Wednesday, October 14, 2020

More about Airball probe v8 charging

Fancy aerospace R&D requires fancy instrumentation. No expenses spared. So you will be delighted to know that the Airball project has acquired a top-of-the-line Eversame USB Digital Power Meter (Amazon's Choice) instrument. Nothing but the best.

With the help of this device, and accounting for milliamps here and there, it seems that our charging circuit is "losing" maybe 20 mA somewhere, but otherwise, the current that gets soaked up by the running system plus the current dumped in to charge the battery more or less equals the 470 mA that we are drawing from USB, which makes sense given that we are a "USB500" device that promises only to draw 500 mA. So all is good on that front.
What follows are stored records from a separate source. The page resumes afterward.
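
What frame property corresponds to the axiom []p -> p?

Suppose □p→p is valid. At any x set V(p)={w : Rxw}. Then □p holds at x, so p holds at x, i.e. Rxx.
Conversely, on a frame with reflexivity the schema holds at every world under every valuation.
Frame condition: forall x Rxx.

Reflexivity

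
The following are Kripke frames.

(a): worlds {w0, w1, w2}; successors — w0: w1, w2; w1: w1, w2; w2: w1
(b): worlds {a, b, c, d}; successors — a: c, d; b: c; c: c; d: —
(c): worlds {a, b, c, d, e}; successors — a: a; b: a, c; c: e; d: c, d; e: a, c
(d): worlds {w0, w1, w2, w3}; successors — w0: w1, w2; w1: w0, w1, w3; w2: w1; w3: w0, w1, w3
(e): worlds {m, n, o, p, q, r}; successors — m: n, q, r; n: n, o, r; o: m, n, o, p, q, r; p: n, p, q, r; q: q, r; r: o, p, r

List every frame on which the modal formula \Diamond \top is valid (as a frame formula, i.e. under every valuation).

(a), (c), (d), (e)

This is the axiom for seriality; its first-order frame correspondent is \forall x \exists y Rxy.
(a): satisfies the condition.
(b): fails — world d has no successor.
(c): satisfies the condition.
(d): satisfies the condition.
(e): satisfies the condition.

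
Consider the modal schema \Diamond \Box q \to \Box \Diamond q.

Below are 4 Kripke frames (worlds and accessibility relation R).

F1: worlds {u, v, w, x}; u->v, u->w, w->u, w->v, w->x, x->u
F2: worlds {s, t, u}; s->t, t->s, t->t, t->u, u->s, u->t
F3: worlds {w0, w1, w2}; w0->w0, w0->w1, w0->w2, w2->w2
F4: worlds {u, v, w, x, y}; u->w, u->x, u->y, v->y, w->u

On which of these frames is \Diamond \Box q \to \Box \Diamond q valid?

The schema corresponds to convergence: \forall x \forall y \forall z (Rxy \wedge Rxz \to \exists w (Ryw \wedge Rzw)).
F1: fails — Ruv and Ruv but v and v have no common successor.
F2: ✓.
F3: fails — Rw0w1 and Rw0w1 but w1 and w1 have no common successor.
F4: fails — Ruw and Rux but w and x have no common successor.
Valid on: F2.

F2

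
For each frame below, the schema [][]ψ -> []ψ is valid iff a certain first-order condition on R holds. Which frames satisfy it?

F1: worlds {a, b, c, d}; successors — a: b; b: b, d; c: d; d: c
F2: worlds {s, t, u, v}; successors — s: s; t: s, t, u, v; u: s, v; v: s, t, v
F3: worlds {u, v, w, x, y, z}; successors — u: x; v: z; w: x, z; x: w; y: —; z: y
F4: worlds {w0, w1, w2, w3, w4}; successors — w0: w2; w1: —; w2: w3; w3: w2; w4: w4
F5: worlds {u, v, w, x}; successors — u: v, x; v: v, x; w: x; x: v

F2

The schema corresponds to density: forall x forall y (Rxy -> exists z (Rxz & Rzy)).
F1: fails — Rcd but no z with Rcz and Rzd.
F2: ✓.
F3: fails — Rxw but no t with Rxt and Rtw.
F4: fails — Rw0w2 but no z with Rw0z and Rzw2.
F5: fails — Rwx but no z with Rwz and Rzx.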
The next step is -- when I know that I am charging, I can put the ESP32 into a sleep mode to minimize the amount of current I'm drawing for stuff like Wi-Fi transmission. This should hopefully let me charge at a somewhat faster rate. It is probably possible to keep my TCP connections going and transmit battery status only, once a second or something, while in charge mode, but that's fancy. For now, I know I can accomplish what I want to accomplish.

But. There is always a "but", isn't there?

Remember how the circuit has this nice blue LED blinkenlight that blinkens when it's charging? In case you forgot, it's this one:

Ya well, so when the power switch is OFF, the TI BQ24075 chip does NOT charge the battery (weird, but mmkay, whatevs), however it also keeps the "charging" LED ON!

In other words, you plug your probe into USB with the power switch OFF; it tells you it is charging; you go to sleep and come back the next morning; and it has lied to you! It has not been charging the battery.

This is bad. Wrong feedback is strictly worse than no feedback. :P

So a very kind EE friend looked over the data sheet and my design, and confirmed that yes, the data sheet is SUPER misleading. According to their design, this behavior is "allowed". They even give you a sample design with a little "charging" LED just the way I've done it, and it's useless.

So basically I'm going to blow away the "charging" LED and instead use the signaling LED that I have access to from software. I will detect whether or not I'm charging, and based on that, blink the LED appropriately. And also do the sleep thing to save current.